MeeGo Community Builder taking shape
David Greaves is continuing to lead the charge to a community build system for MeeGo. Following on from his successes with OBS and Fremantle, MeeGo Core is next on his target, and it's making good progress with the necessary hardware sitting "somewhere in the US". David's current summary says: The current version co-exists with the maemo.org OBS and targets:MeeGo:1.0:Core ([i.e. the last] release). The plan is to add: MeeGo:Current:Core (always points to the latest release snapshot) and MeeGo:1.0.80.1.20100514.1:Core (each weekly snapshot). Hopefully we'll see this combine, be seen as one and be managed with the Fremantle community builder; and the long-scale maemo.org plans to migrate the autobuilder to OBS. This would give continuity to long standing Maemo contributors, some of whom (who wished not to be named) feel that the MeeGo community is trying to distance itself from everything maemo.org related.
Clarifying differences between Qt and "MeeGo Touch" framework
A number of developers on maemo.org, and meego.com, have expressed confusion and/or frustration with all the different Qt offerings for Nokia's simple, strategic developer offering. On MeeGo, there's Qt itself and the "MeeGo Touch" framework which is built on top of it. Symbian has a similar value-add API. "MeeGo Touch" isn't available on the netbook version of MeeGo, but will be on the handset one. Where do developers go to develop first class, cross-platform applications? Tero Kojo and Quim Gil have made it easier for vexxed developers: Use the normal Qt classes to make applications for MeeGo. Qt with Qt Mobility provides a lot of tools for the develoepr. No need to get into MeeGo Touch. Qt is there in all it's glory for developers, well documented and ready now. It is also present on all the other MeeGo UX's, enabling the possibility to port (or just re-compile if the app's UI lends itself to different resolutions) the app to all the MeeGo UX's. So there you go. Simples.

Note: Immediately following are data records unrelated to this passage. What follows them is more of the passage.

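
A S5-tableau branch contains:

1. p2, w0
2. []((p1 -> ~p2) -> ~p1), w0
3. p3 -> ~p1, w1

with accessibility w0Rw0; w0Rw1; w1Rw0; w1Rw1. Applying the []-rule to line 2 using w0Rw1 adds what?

(p1 -> ~p2) -> ~p1, w1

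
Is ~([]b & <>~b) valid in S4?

Valid

Tableau for the negation []b & <>~b:
1. []b & <>~b, u
2. []b, u
3. <>~b, u
4. b, u
5. ~b, v
6. b, v
Accessibility: uRu, uRv, vRv
Branch closes: b and ~b both at v.
Every branch of the negation's tableau closes; the branch above is one of them.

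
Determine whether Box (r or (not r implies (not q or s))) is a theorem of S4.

Tableau for the negation not Box (r or (not r implies (not q or s))):
1. not Box (r or (not r implies (not q or s))), w0
2. not (r or (not r implies (not q or s))), w1
3. not r, w1
4. not (not r implies (not q or s)), w1
5. not (not q or s), w1
6. q, w1
7. not s, w1
Accessibility: w0Rw0, w0Rw1, w1Rw1
The negation has an open branch (countermodel exists).

Not valid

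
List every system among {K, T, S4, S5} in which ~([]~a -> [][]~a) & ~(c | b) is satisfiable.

T-tableau for the formula:
1. ~([]~a -> [][]~a) & ~(c | b), w0
2. ~([]~a -> [][]~a), w0
3. ~(c | b), w0
4. []~a, w0
5. ~[][]~a, w0
6. ~c, w0
7. ~b, w0
8. ~a, w0
9. ~[]~a, w1
10. ~a, w1
11. a, w2
Accessibility: w0Rw0, w0Rw1, w1Rw1, w1Rw2, w2Rw2
Complete open branch: satisfiable in T, hence also in K (this T-model is also a K-model).
S4-tableau for the formula:
1. ~([]~a -> [][]~a) & ~(c | b), w0
2. ~([]~a -> [][]~a), w0
3. ~(c | b), w0
4. []~a, w0
5. ~[][]~a, w0
6. ~c, w0
7. ~b, w0
8. ~a, w0
9. ~[]~a, w1
10. ~a, w1
11. a, w2
12. ~a, w2
Accessibility: w0Rw0, w0Rw1, w0Rw2, w1Rw1, w1Rw2, w2Rw2
Branch closes: a and ~a both at w2.
Every branch closes (one shown): unsatisfiable in S4, hence also in S5 (every S5-frame is an S4-frame).

K, T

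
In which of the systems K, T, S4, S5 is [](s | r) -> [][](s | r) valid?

S4-tableau for the negation ~([](s | r) -> [][](s | r)):
1. ~([](s | r) -> [][](s | r)), 0
2. [](s | r), 0
3. ~[][](s | r), 0
4. s | r, 0
5. r, 0
6. ~[](s | r), 1
7. s | r, 1
8. r, 1
9. ~(s | r), 2
10. ~s, 2
11. ~r, 2
12. s | r, 2
13. r, 2
Accessibility: 0R0, 0R1, 0R2, 1R1, 1R2, 2R2
Branch closes: r and ~r both at 2.
Every branch closes (one shown): valid in S4, hence also in S5 (every theorem of S4 is a theorem of S5).
T-tableau for the negation ~([](s | r) -> [][](s | r)):
1. ~([](s | r) -> [][](s | r)), 0
2. [](s | r), 0
3. ~[][](s | r), 0
4. s | r, 0
5. r, 0
6. ~[](s | r), 1
7. s | r, 1
8. r, 1
9. ~(s | r), 2
10. ~s, 2
11. ~r, 2
Accessibility: 0R0, 0R1, 1R1, 1R2, 2R2
Complete open branch: countermodel on a T-frame, so not valid in T, nor in K (the same frame is also a K-frame).

S4, S5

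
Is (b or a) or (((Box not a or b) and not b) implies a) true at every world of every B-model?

Tableau for the negation not ((b or a) or (((Box not a or b) and not b) implies a)):
1. not ((b or a) or (((Box not a or b) and not b) implies a)), u
2. not (b or a), u
3. not (((Box not a or b) and not b) implies a), u
4. not b, u
5. not a, u
6. (Box not a or b) and not b, u
7. Box not a or b, u
8. Box not a, u
Accessibility: uRu
The negation has an open branch (countermodel exists).

Invalid (countermodel exists)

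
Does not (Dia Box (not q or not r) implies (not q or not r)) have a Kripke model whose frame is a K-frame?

1. not (Dia Box (not q or not r) implies (not q or not r)), 0
2. Dia Box (not q or not r), 0   [neg-implies-rule on 1]
3. not (not q or not r), 0   [neg-implies-rule on 1]
4. q, 0   [neg-or-rule on 3]
5. r, 0   [neg-or-rule on 3]
6. Box (not q or not r), 1   [Dia-rule on 2: fresh world 1, 0R1]
Accessibility: 0R1

Satisfiable (open branch found)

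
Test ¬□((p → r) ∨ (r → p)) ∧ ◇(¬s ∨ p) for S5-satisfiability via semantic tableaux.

No, unsatisfiable

1. ¬□((p → r) ∨ (r → p)) ∧ ◇(¬s ∨ p), 0
2. ¬□((p → r) ∨ (r → p)), 0   [∧-rule on 1]
3. ◇(¬s ∨ p), 0   [∧-rule on 1]
4. ¬((p → r) ∨ (r → p)), 1   [¬□-rule on 2: fresh world 1, 0R1]
5. ¬(p → r), 1   [¬∨-rule on 4]
6. ¬(r → p), 1   [¬∨-rule on 4]
7. p, 1   [¬→-rule on 5]
8. ¬r, 1   [¬→-rule on 5]
9. r, 1   [¬→-rule on 6]
10. ¬p, 1   [¬→-rule on 6]
Accessibility: 0R0, 0R1, 1R0, 1R1
Branch closes: r and ¬r both at 1.
All branches of the tableau close; one closing branch shown above.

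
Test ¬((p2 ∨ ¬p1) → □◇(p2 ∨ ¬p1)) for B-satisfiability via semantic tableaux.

1. ¬((p2 ∨ ¬p1) → □◇(p2 ∨ ¬p1)), u
2. p2 ∨ ¬p1, u
3. ¬□◇(p2 ∨ ¬p1), u
4. ¬p1, u
5. ¬◇(p2 ∨ ¬p1), v
6. ¬(p2 ∨ ¬p1), u
7. ¬p2, u
8. p1, u
Accessibility: uRu, uRv, vRu, vRv
Branch closes: p1 and ¬p1 both at u.
(One branch shown.) All branches close.

Unsatisfiable (every branch closes)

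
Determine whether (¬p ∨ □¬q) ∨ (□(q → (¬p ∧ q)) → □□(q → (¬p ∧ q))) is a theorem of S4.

Yes, valid

Tableau for the negation ¬((¬p ∨ □¬q) ∨ (□(q → (¬p ∧ q)) → □□(q → (¬p ∧ q)))):
1. ¬((¬p ∨ □¬q) ∨ (□(q → (¬p ∧ q)) → □□(q → (¬p ∧ q)))), u
2. ¬(¬p ∨ □¬q), u
3. ¬(□(q → (¬p ∧ q)) → □□(q → (¬p ∧ q))), u
4. p, u
5. ¬□¬q, u
6. □(q → (¬p ∧ q)), u
7. ¬□□(q → (¬p ∧ q)), u
8. q → (¬p ∧ q), u
9. ¬q, u
10. q, v
11. q → (¬p ∧ q), v
12. ¬p ∧ q, v
13. ¬p, v
14. ¬□(q → (¬p ∧ q)), w
15. q → (¬p ∧ q), w
16. ¬p ∧ q, w
17. ¬p, w
18. q, w
19. ¬(q → (¬p ∧ q)), x
20. q, x
21. ¬(¬p ∧ q), x
22. q → (¬p ∧ q), x
23. p, x
24. ¬p ∧ q, x
25. ¬p, x
Accessibility: uRu, uRv, uRw, uRx, vRv, wRw, wRx, xRx
Branch closes: p and ¬p both at x.
All branches of the negation close; one closing branch shown above.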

Packaging Java applications for Maemo
Ruediger Gad has devised a mechanism for packaging Java SE apps into Debian packages for Maemo: So far I uploaded the Cambridge Software Labs version of the OpenJDK to extras-devel non-free (package name icedtea6) and Ant to extras-devel. Reason for calling the OpenJDK version "icedtea6" is that the output of "java -version" reports it as "icedtea6". Further posts describe additional packages uploaded, and even discussion of swt-hildon to produce Hildonised SWT (a GUI toolkit for Java) applications.